The large-scale stream data processing discussed above may also be called “complex event processing” (CEP). For example, the user of CEP creates a program module that describes data patterns to be detected, as well as a data processing method and other things suitable for those patterns. When executed, this program module keeps track of continuously arriving data and extracts and processes data that matches with any of the patterns. The term “query” may be used in the context of CEP to refer to such a program module or to an individual runtime instance of that program module.

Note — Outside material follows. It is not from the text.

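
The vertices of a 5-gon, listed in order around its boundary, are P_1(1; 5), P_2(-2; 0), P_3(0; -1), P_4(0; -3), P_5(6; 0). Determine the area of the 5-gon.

Apply the surveyor's formula: 2A = Σ (x_i·y_{i+1} − x_{i+1}·y_i), indices taken mod 5.
Σ = (10) + (2) + (0) + (18) + (30) = 60
Area = |Σ|/2 = 30.

30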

To deal with many pieces of data arriving in each unit time, a large-scale stream data processing system may be implemented as a distributed system having a plurality of computers (physical machines). Such distributed systems are capable of executing identical program modules (e.g., copies of a single program module) at different computers in parallel. The incoming data is distributed to a plurality of processes (instances) that are running on different computers according to such a program module. Data processing operations described in the program module are parallelized in this way, and the system provides enhanced performance.

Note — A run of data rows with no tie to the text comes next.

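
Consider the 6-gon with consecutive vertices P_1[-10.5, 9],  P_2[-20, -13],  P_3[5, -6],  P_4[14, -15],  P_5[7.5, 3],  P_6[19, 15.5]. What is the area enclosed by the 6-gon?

529

P_1→P_2: (-10.5)(-13) − (-20)(9) = 316.5
P_2→P_3: (-20)(-6) − (5)(-13) = 185
P_3→P_4: (5)(-15) − (14)(-6) = 9
P_4→P_5: (14)(3) − (7.5)(-15) = 154.5
P_5→P_6: (7.5)(15.5) − (19)(3) = 59.25
P_6→P_1: (19)(9) − (-10.5)(15.5) = 333.75
Σ = 1058
Area = |Σ|/2 = 529.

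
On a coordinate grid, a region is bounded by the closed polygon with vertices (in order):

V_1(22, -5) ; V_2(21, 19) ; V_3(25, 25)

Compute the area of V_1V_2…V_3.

51

Σ = (523) + (50) + (-675) = -102
Area = |Σ|/2 = 51.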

One proposed distributed system synchronizes a plurality of nodes in terms of their time of date (TOD). Specifically, this distributed system selects a master node out of the plurality of nodes and causes the master node to broadcast a TOD packet containing the current TOD value to other nodes. The receiving nodes update their local TOD values on the basis of the received TOD packet.
See, for example, Japanese Laid-open Patent Publication No. 2001-297071.
The users may create a program module that relies on a timer to execute data manipulation according to the relative time since a specific time point at which a certain condition is met. Suppose, for example, a program module that accumulates data during a period of N seconds for later analysis, where N is a positive integer. The timer gives this N-second period, when a certain type of data arrives for the first time.
The above timer-reliant program module may be executed as is on a plurality of computers for parallel data processing. This simple parallelization, however, has some problems described below. Data is manipulated in a distributed manner by a plurality of processes running on different computers. It is therefore possible that different processes may recognize their “certain condition” (e.g., their reception of the first data) at different times. Further, the computers usually manage their respective timers independently of one another, and the plurality of processes of the timer-reliant program module could run with some misalignment of time bases, thus producing data processing results that are different from those produced in the case of serial data processing.
One possible solution is to create a program module taking into consideration the possibility of parallel execution on multiple computers. In other words, the user is to write a parallel-executable program module in an explicit manner. This approach, however, imposes a greater load on the user and also makes it difficult for the system to manage its parallelism.